Quôc Dat, une passion pour la musique

Nguyên Quôc Dat a perdu la vue à l’âge de 2 ans. Depuis, l’artiste non-voyant s’est plongé dans la musique pour compenser son handicap. Grâce à un talent inné et sa profonde passion, il peut jouer différents styles de musiques et d’instruments.

>>Privé de ses avant-bras, il réalise des prouesses à l’orgue

L’artiste non-voyant Quôc Dat est un véritable «touche-à-tout».

Né en 1986 dans la province de Trà Vinh (Sud), Nguyên Quôc Dat était un garçon mignon comme les autres. À l’âge de 2 ans, une mauvaise rougeole a entrainé sa cécité. «À cette époque-là, notre famille était bien trop pauvre pour faire en sorte que ses yeux soient sauvés», explique avec émotion Diêp Thi Hông, sa mère.

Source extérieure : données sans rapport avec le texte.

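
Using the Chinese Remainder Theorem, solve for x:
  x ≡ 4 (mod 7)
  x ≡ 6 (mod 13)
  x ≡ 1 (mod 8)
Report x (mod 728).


Moduli 7, 13, 8 are pairwise coprime; by CRT there is a unique solution modulo M = 7 · 13 · 8 = 728.
Solve pairwise, accumulating the modulus:
  Start with x ≡ 4 (mod 7).
  Combine with x ≡ 6 (mod 13): since gcd(7, 13) = 1, we get a unique residue mod 91.
    Write x = 4 + 7·t and substitute into x ≡ 6 (mod 13): 7·t ≡ 6 − 4 = 2 (mod 13).
    The inverse of 7 mod 13 is 2 (since 7·2 = 14 = 1·13 + 1), so t ≡ 2·2 = 4 ≡ 4 (mod 13).
    Then x = 4 + 7·4 = 32, valid modulo lcm(7, 13) = 91: x ≡ 32 (mod 91).
  Combine with x ≡ 1 (mod 8): since gcd(91, 8) = 1, we get a unique residue mod 728.
    Write x = 32 + 91·t and substitute into x ≡ 1 (mod 8): 91·t ≡ 1 − 32 = -31 (mod 8).
    Reduce coefficients mod 8: 3·t ≡ 1 (mod 8).
    The inverse of 3 mod 8 is 3 (since 3·3 = 9 = 1·8 + 1), so t ≡ 3·1 = 3 ≡ 3 (mod 8).
    Then x = 32 + 91·3 = 305, valid modulo lcm(91, 8) = 728: x ≡ 305 (mod 728).
Verify: 305 mod 7 = 4 ✓, 305 mod 13 = 6 ✓, 305 mod 8 = 1 ✓.

x ≡ 305 (mod 728).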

Cependant, cette mésaventure l’a conduit directement à la découverte du monde de la musique. À 4 ans, son oncle lui offrait son premier piano, un jouet. Malgré son handicap, le jeune garçon s’est mis à écouter les sons qui en sortaient : ce fût le début d’une grande passion.

Premières étapes d’un artiste

À 8 ans, sa mère l’a emmené à Hô Chi Minh-Ville pour l’inscrire à l’école pour aveugles Bung Sang, dans le 10e arrondissement. C’est ici qu’il a rencontré un grand ami. «Mon prof aimait bien la musique. Chaque matin, il nous faisait découvrir un genre musical, musique de chambre, rock, jazz, pop… afin que nous puissions nous en imprégner», raconte Nguyên Quôc Dat. Outre ses cours à l’école, il a appris seul grâce à la radio et aux disques.

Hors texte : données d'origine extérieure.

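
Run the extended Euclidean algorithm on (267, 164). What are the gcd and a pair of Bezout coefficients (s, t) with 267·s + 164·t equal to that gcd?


Euclidean algorithm on (267, 164) — divide until remainder is 0:
  267 = 1 · 164 + 103
  164 = 1 · 103 + 61
  103 = 1 · 61 + 42
  61 = 1 · 42 + 19
  42 = 2 · 19 + 4
  19 = 4 · 4 + 3
  4 = 1 · 3 + 1
  3 = 3 · 1 + 0
gcd(267, 164) = 1.
Track Bezout coefficients alongside the remainders: start with r₀ = 267 = a·1 + b·0 (s = 1, t = 0) and r₁ = 164 = a·0 + b·1 (s = 0, t = 1); each new remainder r_{k+1} = r_{k-1} − q_k·r_k inherits s_{k+1} = s_{k-1} − q_k·s_k, t_{k+1} = t_{k-1} − q_k·t_k, so r_k = a·s_k + b·t_k at every step:
  q = 1: r = 103, s = 1 − 1·0 = 1, t = 0 − 1·1 = -1  (check: 267·1 + 164·(-1) = 103)
  q = 1: r = 61, s = 0 − 1·1 = -1, t = 1 − 1·(-1) = 2  (check: 267·(-1) + 164·2 = 61)
  q = 1: r = 42, s = 1 − 1·(-1) = 2, t = -1 − 1·2 = -3  (check: 267·2 + 164·(-3) = 42)
  q = 1: r = 19, s = -1 − 1·2 = -3, t = 2 − 1·(-3) = 5  (check: 267·(-3) + 164·5 = 19)
  q = 2: r = 4, s = 2 − 2·(-3) = 8, t = -3 − 2·5 = -13  (check: 267·8 + 164·(-13) = 4)
  q = 4: r = 3, s = -3 − 4·8 = -35, t = 5 − 4·(-13) = 57  (check: 267·(-35) + 164·57 = 3)
  q = 1: r = 1, s = 8 − 1·(-35) = 43, t = -13 − 1·57 = -70  (check: 267·43 + 164·(-70) = 1)
The row with r = 1 (the gcd) gives the Bezout coefficients s = 43, t = -70.
Result: 267 · (43) + 164 · (-70) = 1.

gcd(267, 164) = 1; s = 43, t = -70 (check: 267·43 + 164·(-70) = 1).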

Après 12 années d’études, il a trouvé des «boulots» dans des restaurants, des cafés et des bars. Chaque soir, il gagnait de 300.000 à 400.000 dôngs. La vie n’était pas facile, ses salaires couvraient tout juste le loyer, la nourriture et le transport par xe ôm (moto-taxi) pour lui et sa mère de 70 ans, sans oublier ses instruments de musique.

Dans une chambre de 15 m2, située dans une petite ruelle de la rue Trân Xuân Soan dans le 7e arrondissement, il s’entraînait tous les jours sur son orgue et avec ses guitares. Sa mère était sa plus fidèle auditrice. Selon Dat, la musique classique n’est pas très connue au Vietnam, et les musiciens diplômés du conservatoire ne peuvent donner des concerts. C’est aussi le cas du jazz. Le jazz a acquis une large popularité au-delà des frontières des États-Unis, se répandant dans le monde.

Quôc Dat (1er à droite) et d’autres musiciens au café «La Fenêtre» à Hô Chi Minh-Ville.

Toutefois, ce genre ne donne lieu qu’à peu d’intérêt au Vietnam. Dat aime le jazz depuis son enfance et a commencé à en jouer en 2012. Il a appris de musiciens américains et français, et maintenant, il peut en jouer en professionnel. «C’est un excellent pianiste, très bon techniquement, et qui a su développer un sens de l’écoute qui est très important en jazz», indique son collègue Louis Raymond.

Vivement apprécié par ses collègues

Bien qu’il manque d’un environnement encourageant la création musicale, Dat souhaite toujours présenter le jazz au public vietnamien. «Je vais créer un groupe de jazz». En 2013, avec le groupe Five Play de New York, il a donné un concert. Il a aussi travaillé dans le club du saxophoniste Trân Manh Tuân. Enfin, il a fait une tournée au Myanmar en 2015 avec un groupe de musiciens handicapés vietnamiens, avec deux groupes français et américains installés au Vietnam.

Chaque dimanche, il va au café «La Fenêtre», au 48, rue Ly Tu Trong dans le 1er arrondissement, pour jouer avec des musiciens de divers horizons. C’est l’occasion pour lui de s’enrichir de nouvelles idées et de nouvelles influences. Gabriel Kaouros, un Chypriote, dit de lui qu’il «ressent bien la musique, il a une grande sensibilité. Il peut jouer de plusieurs instruments et de plusieurs styles tels que jazz, blues et pop».

Louis Raymond a estimé que «ses solos, par exemple, sont souvent impressionnants, mais il respecte le jeu des autres musiciens et est à leur écoute. Cela pourrait sembler naturel, mais ce n’est pas toujours le cas chez les musiciens».

Il ne cesse d’apprendre pour progresser davantage et, finalement, participer à des concerts à l’étranger. «Je rêve du jour, en prenant un café comme avec vous maintenant, de recevoir un appel de mon amie qui travaille au consulat américain à Hô Chi Minh-Ville, pour m’inviter à jouer aux États-Unis», conclut Nguyên Quôc Dat.